A measure that would combine the Bottle District north of the Edward Jones Dome with Paul McKee's larger plan to redevelop north St. Louis ran aground on a procedural motion at City Hall today.
The bill would complete a nearly year-long effort to bring those two sites together. McKee would be responsible for the development of the 17 acres, but be able to tap into an additional $1.5 million in state tax credits.
The initial legislation authorizing McKee's Northside Regeneration Initiative is tied up in a legal battle that the state Supreme Court will hear next month. Two lower courts have already ruled that the plan is too vague to comply with state law.
That was a key point for Ald. Scott Ogilvie, who led the opposition to making the Bottle District part of the larger Northside project.
"If the Supreme Court comes back and affirms the first two rulings, it's going to wipe out the existing north side redevelopment area, and is therefore going to wipe out this bill," Ogilvie said.
An attorney for McKee, Paul Puricelli, disputed Ogilvie's analysis. The measure that details plans for the Bottle District, Puricelli said, is separate from the legislation being challenged in court.

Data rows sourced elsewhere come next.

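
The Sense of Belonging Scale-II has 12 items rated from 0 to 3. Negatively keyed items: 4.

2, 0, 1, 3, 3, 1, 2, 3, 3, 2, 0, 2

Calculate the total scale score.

Reversing item 4 with 3 − raw:
Total = 2 + 0 + 1 + (3−3) + 3 + 1 + 2 + 3 + 3 + 2 + 0 + 2
      = 2 + 0 + 1 + 0 + 3 + 1 + 2 + 3 + 3 + 2 + 0 + 2 = 19

19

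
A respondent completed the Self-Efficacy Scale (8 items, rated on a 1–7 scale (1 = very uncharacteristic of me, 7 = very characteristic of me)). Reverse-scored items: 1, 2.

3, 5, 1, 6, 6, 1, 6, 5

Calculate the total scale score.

Reversing items 1 and 2 with 8 − raw:
Total = (8−3) + (8−5) + 1 + 6 + 6 + 1 + 6 + 5
      = 5 + 3 + 1 + 6 + 6 + 1 + 6 + 5 = 33

33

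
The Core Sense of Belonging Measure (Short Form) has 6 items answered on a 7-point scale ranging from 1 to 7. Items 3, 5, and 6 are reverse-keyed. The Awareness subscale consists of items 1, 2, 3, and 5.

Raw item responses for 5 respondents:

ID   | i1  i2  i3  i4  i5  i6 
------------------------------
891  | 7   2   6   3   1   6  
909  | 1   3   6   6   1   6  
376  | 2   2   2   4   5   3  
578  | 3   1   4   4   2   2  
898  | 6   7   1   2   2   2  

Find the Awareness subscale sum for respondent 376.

13

Respondent 376 raw: 2, 2, 2, 4, 5, 3.
Awareness items: 1, 2, 3, 5.
Reverse-coded (reverse-coded value = 8 − response):
  item 1: 2
  item 2: 2
  item 3: 8 − 2 = 6
  item 5: 8 − 5 = 3
Sum = 2 + 2 + 6 + 3 = 13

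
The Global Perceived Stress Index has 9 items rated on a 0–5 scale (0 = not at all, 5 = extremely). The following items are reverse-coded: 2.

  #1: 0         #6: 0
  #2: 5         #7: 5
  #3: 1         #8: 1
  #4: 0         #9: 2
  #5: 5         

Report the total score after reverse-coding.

Reversing item 2 with 5 − raw:
Total = 0 + (5−5) + 1 + 0 + 5 + 0 + 5 + 1 + 2
      = 0 + 0 + 1 + 0 + 5 + 0 + 5 + 1 + 2 = 14

14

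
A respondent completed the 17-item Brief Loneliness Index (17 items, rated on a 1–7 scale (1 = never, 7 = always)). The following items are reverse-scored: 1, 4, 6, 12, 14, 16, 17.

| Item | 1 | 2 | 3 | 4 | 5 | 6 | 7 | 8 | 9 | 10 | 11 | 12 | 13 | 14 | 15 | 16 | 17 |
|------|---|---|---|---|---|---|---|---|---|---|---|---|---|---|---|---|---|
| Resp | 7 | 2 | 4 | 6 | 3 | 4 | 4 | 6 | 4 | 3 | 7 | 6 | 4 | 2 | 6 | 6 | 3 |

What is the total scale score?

65

Reversing items 1, 4, 6, 12, 14, 16, & 17 with 8 − raw:
Total = (8−7) + 2 + 4 + (8−6) + 3 + (8−4) + 4 + 6 + 4 + 3 + 7 + (8−6) + 4 + (8−2) + 6 + (8−6) + (8−3)
      = 1 + 2 + 4 + 2 + 3 + 4 + 4 + 6 + 4 + 3 + 7 + 2 + 4 + 6 + 6 + 2 + 5 = 65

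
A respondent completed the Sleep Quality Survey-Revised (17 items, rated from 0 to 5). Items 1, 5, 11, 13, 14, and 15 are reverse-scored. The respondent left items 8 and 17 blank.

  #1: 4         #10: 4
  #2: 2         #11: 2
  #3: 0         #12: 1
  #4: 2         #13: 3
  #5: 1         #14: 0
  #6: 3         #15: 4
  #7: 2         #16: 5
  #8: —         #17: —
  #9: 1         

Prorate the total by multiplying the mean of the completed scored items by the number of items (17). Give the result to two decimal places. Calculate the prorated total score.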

Whether aldermen were persuaded by Ogilvie's analysis or not, a procedural step that's required by city charter mustered only six "yes" votes, though many aldermen chose not to vote. It broke down this way:
- Yes: Hubbard, Ortmann, Arnowitz, Wessels, Howard, Baringer
- No: Bosley, Moore, Triplett, French, Boyd, Vaccaro, Ogilvie, Krewson
- Present (no position): Troupe, Vollmer, Kennedy, Schmid, Cohn, Williamson, Carter
- Absent: Flowers, Young, Conway, Villa, Florida, Roddy, Davis, Reed (Conway, Roddy and Reed were in attendance for other parts of the meeting.)
Under Board of Aldermen rules, any of the eight aldermen who voted "no" can ask their colleagues to reconsider the bill next week. It's not clear if that will happen, although Tammika Hubbard, whose 5th Ward includes the Bottle District, was confident the combination will eventually pass.
"It's politics," she said of the vote. "I think that there were some procedural concerns within the board, and I believe that we'll work them out, and I believe that ultimately the bill will pass."